工学院大学八王子キャンパス(八王子市中野町)に拠点を置く「ソーラーカープロジェクト」は10月28日、オーストラリア大陸約3000キロをソーラーカーで縦断した「ブリヂストンワールドソーラーチャレンジ(WSC)」を受け報告会を行った。
同大新宿キャンパスで行われた今回の会見。プロジェクトの監督を務める同大機械システム工学科の濱根洋人准教授のほか、チームリーダーを務める同大機械工学専攻終始1年の齊藤翔さんらチームメンバーも登壇した。
新たなレギュレーションに対応したソーラーカー「Practice(プラクティス) 驍勇」を用意し、「チャレンジャークラス」に参戦した同プロジェクト。今月5日に行われた予選では、クラス2位のタイムを記録。本選も2番手という好位置でスタートした。
6日間に及ぶ戦いの中、前半戦は空力の改善が課題になったという。「本当は現地からフェイスブックなども更新しようと思っていたが、改善作業だけで手いっぱいだった」と濱根准教授。シャーシに穴を開けたり、ホースを使って空気を垂直に落としたりするなど、さまざまなことを試したところ、4日目に大きく改善。車外温度42度という過酷な環境の中、前日の390キロを大幅に上回る575キロを走行することができた。「地面に着きそうだったノーズを5センチ浮かしたら、500ワットもの差が出た」と驚きを隠さない。
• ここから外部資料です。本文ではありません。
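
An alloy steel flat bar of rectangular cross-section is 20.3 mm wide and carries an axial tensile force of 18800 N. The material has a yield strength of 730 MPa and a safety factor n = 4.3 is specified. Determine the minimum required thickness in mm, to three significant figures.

σ_allow = 730/4.3 = 169.8 MPa.
Required area A = F/σ_allow = 18800/169.8 = 110.7 mm².
t = A/w = 110.7/20.3 = 5.455 mm.

t = 5.46 mm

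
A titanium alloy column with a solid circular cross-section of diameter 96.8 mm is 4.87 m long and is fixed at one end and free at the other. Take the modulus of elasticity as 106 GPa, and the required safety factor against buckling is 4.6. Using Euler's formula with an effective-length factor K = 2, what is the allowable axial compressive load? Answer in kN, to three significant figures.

P_allow = 10.3 kN

I = πd⁴/64 = π×96.8⁴/64 = 4.310×10^6 mm⁴.
Effective length L_e = KL = 2×4.87 m = 9740 mm.
Euler critical load P_cr = π²EI/L_e² = π²×106000×4.310×10^6/9740² = 47530 N.
P_allow = P_cr/n = 47530/4.6 = 10330 N.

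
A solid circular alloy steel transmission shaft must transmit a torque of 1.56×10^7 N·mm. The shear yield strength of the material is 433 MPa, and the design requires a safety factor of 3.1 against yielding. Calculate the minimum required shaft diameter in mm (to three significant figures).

Allowable shear stress τ_allow = 433/3.1 = 139.7 MPa.
For a solid shaft τ = 16T/(πd³), so d³ = 16T/(π τ_allow) = 16×1.5600×10^7/(π×139.7) = 568800 mm³.
d = (568800)^(1/3) = 82.86 mm.

d = 82.9 mm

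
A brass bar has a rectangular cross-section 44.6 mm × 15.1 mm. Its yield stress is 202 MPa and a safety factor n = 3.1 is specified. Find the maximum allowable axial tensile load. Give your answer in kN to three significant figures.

F_allow = 43.9 kN

σ_allow = 202/3.1 = 65.16 MPa.
A = 44.6×15.1 = 673.5 mm².
F_allow = σ_allow × A = 65.16×673.5 = 43880 N.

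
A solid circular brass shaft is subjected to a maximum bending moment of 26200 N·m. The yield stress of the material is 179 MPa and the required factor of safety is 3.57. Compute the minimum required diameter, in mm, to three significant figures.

d = 175 mm

σ_allow = 179/3.57 = 50.14 MPa.
For a solid circular section σ = 32M/(πd³), so d³ = 32M/(π σ_allow) = 32×2.6200×10^7/(π×50.14) = 5.323×10^6 mm³.
d = 174.6 mm.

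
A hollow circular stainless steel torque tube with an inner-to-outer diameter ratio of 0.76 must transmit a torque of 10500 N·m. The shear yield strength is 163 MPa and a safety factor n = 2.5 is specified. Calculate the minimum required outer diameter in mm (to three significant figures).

d_o = 107 mm

τ_allow = 163/2.5 = 65.20 MPa.
For a hollow shaft τ = 16T/[πd_o³(1−k⁴)] with k = 0.76, so 1−k⁴ = 0.6664.
d_o³ = 16T/[π τ_allow (1−k⁴)] = 16×1.0500×10^7/(π×65.20×0.6664) = 1.231×10^6 mm³.
d_o = 107.2 mm.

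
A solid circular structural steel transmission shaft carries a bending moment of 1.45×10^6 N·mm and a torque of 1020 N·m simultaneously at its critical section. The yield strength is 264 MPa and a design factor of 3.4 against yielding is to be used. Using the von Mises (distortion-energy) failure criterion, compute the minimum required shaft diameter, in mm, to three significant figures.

d = 60.6 mm

σ_allow = σ_y/n = 264/3.4 = 77.65 MPa.
For a solid shaft σ_b = 32M/(πd³) and τ = 16T/(πd³), so the von Mises stress is σ' = (16/πd³)·√(4M²+3T²).
√(4M²+3T²) = √(4×(1.450×10^6)² + 3×(1.020×10^6)²) = 3.396×10^6 N·mm.
d³ = 16×3.396×10^6/(π×77.65) = 222700 mm³.
d = 60.62 mm.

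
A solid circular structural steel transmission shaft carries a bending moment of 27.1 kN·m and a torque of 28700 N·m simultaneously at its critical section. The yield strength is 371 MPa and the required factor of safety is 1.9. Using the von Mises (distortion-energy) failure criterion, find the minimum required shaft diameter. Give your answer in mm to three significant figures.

d = 124 mm

σ_allow = σ_y/n = 371/1.9 = 195.3 MPa.
For a solid shaft σ_b = 32M/(πd³) and τ = 16T/(πd³), so the von Mises stress is σ' = (16/πd³)·√(4M²+3T²).
√(4M²+3T²) = √(4×(2.710×10^7)² + 3×(2.870×10^7)²) = 7.354×10^7 N·mm.
d³ = 16×7.354×10^7/(π×195.3) = 1.918×10^6 mm³.
d = 124.3 mm.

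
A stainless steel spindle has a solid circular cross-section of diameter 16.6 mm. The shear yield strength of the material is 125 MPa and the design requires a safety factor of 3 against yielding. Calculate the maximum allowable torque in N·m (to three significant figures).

T_allow = 37.4 N·m

τ_allow = 125/3 = 41.67 MPa.
For a solid shaft T_allow = τ_allow·πd³/16; πd³/16 = π×16.6³/16 = 898.2 mm³.
T_allow = 41.67×898.2 = 37420 N·mm = 37.42 N·m.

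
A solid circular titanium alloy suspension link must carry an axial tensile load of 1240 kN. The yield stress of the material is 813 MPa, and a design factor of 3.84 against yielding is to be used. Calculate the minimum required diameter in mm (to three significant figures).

Allowable stress σ_allow = 813/3.84 = 211.7 MPa.
Required area A = F/σ_allow = 1240000/211.7 = 5857 mm².
A = πd²/4 → d = √(4A/π) = 86.35 mm.

d = 86.4 mm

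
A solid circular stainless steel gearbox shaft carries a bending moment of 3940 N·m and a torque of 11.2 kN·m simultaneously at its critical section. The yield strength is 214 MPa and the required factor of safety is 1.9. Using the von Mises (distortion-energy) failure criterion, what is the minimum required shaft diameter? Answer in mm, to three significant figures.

σ_allow = σ_y/n = 214/1.9 = 112.6 MPa.
For a solid shaft σ_b = 32M/(πd³) and τ = 16T/(πd³), so the von Mises stress is σ' = (16/πd³)·√(4M²+3T²).
√(4M²+3T²) = √(4×(3.940×10^6)² + 3×(1.120×10^7)²) = 2.094×10^7 N·mm.
d³ = 16×2.094×10^7/(π×112.6) = 946800 mm³.
d = 98.19 mm.

d = 98.2 mm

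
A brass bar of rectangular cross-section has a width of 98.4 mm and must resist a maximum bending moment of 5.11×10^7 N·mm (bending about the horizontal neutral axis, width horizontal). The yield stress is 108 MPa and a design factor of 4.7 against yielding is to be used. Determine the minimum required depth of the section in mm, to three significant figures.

σ_allow = 108/4.7 = 22.98 MPa.
For a rectangular section σ = 6M/(bh²), so h² = 6M/(b σ_allow) = 6×5.1100×10^7/(98.4×22.98) = 135600 mm².
h = 368.2 mm.

h = 368 mm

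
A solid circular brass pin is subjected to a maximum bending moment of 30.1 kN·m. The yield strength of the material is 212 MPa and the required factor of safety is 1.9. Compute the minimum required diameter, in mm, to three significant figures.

d = 140 mm

σ_allow = 212/1.9 = 111.6 MPa.
For a solid circular section σ = 32M/(πd³), so d³ = 32M/(π σ_allow) = 32×3.0100×10^7/(π×111.6) = 2.748×10^6 mm³.
d = 140.1 mm.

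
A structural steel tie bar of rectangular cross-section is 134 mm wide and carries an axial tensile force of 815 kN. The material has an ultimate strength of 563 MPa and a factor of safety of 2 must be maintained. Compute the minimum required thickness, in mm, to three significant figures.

t = 21.6 mm

σ_allow = 563/2 = 281.5 MPa.
Required area A = F/σ_allow = 815000/281.5 = 2895 mm².
t = A/w = 2895/134 = 21.61 mm.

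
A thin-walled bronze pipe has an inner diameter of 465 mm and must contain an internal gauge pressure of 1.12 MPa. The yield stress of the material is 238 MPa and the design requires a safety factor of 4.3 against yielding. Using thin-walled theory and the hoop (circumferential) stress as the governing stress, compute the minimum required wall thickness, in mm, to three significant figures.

σ_allow = 238/4.3 = 55.35 MPa.
Hoop stress σ_h = pD/(2t), so t = pD/(2σ_allow) = 1.12×465/(2×55.35) = 4.705 mm.

t = 4.70 mm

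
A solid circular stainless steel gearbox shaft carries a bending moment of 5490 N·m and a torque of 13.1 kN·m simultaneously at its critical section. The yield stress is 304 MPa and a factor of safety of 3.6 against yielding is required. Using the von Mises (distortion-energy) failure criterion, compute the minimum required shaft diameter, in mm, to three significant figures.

σ_allow = σ_y/n = 304/3.6 = 84.44 MPa.
For a solid shaft σ_b = 32M/(πd³) and τ = 16T/(πd³), so the von Mises stress is σ' = (16/πd³)·√(4M²+3T²).
√(4M²+3T²) = √(4×(5.490×10^6)² + 3×(1.310×10^7)²) = 2.521×10^7 N·mm.
d³ = 16×2.521×10^7/(π×84.44) = 1.520×10^6 mm³.
d = 115.0 mm.

d = 115 mm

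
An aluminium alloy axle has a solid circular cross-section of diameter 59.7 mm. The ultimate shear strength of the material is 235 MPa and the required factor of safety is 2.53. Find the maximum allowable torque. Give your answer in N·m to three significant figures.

T_allow = 3880 N·m

τ_allow = 235/2.53 = 92.89 MPa.
For a solid shaft T_allow = τ_allow·πd³/16; πd³/16 = π×59.7³/16 = 41780 mm³.
T_allow = 92.89×41780 = 3.881×10^6 N·mm = 3881 N·m.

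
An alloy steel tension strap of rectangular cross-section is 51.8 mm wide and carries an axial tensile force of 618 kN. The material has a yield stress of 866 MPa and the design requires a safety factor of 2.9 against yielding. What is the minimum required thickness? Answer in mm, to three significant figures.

σ_allow = 866/2.9 = 298.6 MPa.
Required area A = F/σ_allow = 618000/298.6 = 2070 mm².
t = A/w = 2070/51.8 = 39.95 mm.

t = 40.0 mm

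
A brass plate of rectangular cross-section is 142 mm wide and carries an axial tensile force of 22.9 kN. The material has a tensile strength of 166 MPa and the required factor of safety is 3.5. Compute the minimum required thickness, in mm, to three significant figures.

t = 3.40 mm

σ_allow = 166/3.5 = 47.43 MPa.
Required area A = F/σ_allow = 22900/47.43 = 482.8 mm².
t = A/w = 482.8/142 = 3.400 mm.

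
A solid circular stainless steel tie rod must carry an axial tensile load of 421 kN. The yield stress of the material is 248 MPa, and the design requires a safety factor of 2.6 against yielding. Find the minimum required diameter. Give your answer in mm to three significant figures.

d = 75.0 mm

Allowable stress σ_allow = 248/2.6 = 95.38 MPa.
Required area A = F/σ_allow = 421000/95.38 = 4414 mm².
A = πd²/4 → d = √(4A/π) = 74.96 mm.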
5日目は台風並の強風など悪天候に見舞われたが、最終日は天候も回復。ノーパンク、ノートラブルの状態で全日程を終えたが、コントロールストップに間に合わせるため、ソーラーカーを輸送する運搬トラック(トランスポーター)を各日使ったことが響き、約3000キロのコース中、公式自走記録は2450キロ。順位もつかなかった。濱根准教授は「チームとすると完走できなかった」としたうえで、「未完のまま終わった」と続けた。
今回の大会を振り返り、「世界は本当に大きかった」と齊藤さん。来年、秋田県大潟村で行われる予定の国内大会には、「オーストラリアを勝つことを念頭に置いてやっていきたい」と語った。濱根准教授は、2015年に行われる次回のWSCについて、「まだ考えていない」としながらも、「レースに負けて帰ってくると熱くなるところもある。千倍返しでリベンジしたい」と強い意気込みを見せた。
同プロジェクトが参加した「チャレンジャークラス」では、オランダのソーラーカーチーム「Nuon Solar Car Team」が優勝。国内勢ではクラス3連覇がかかっていた東海大学が2位で大会を終えた。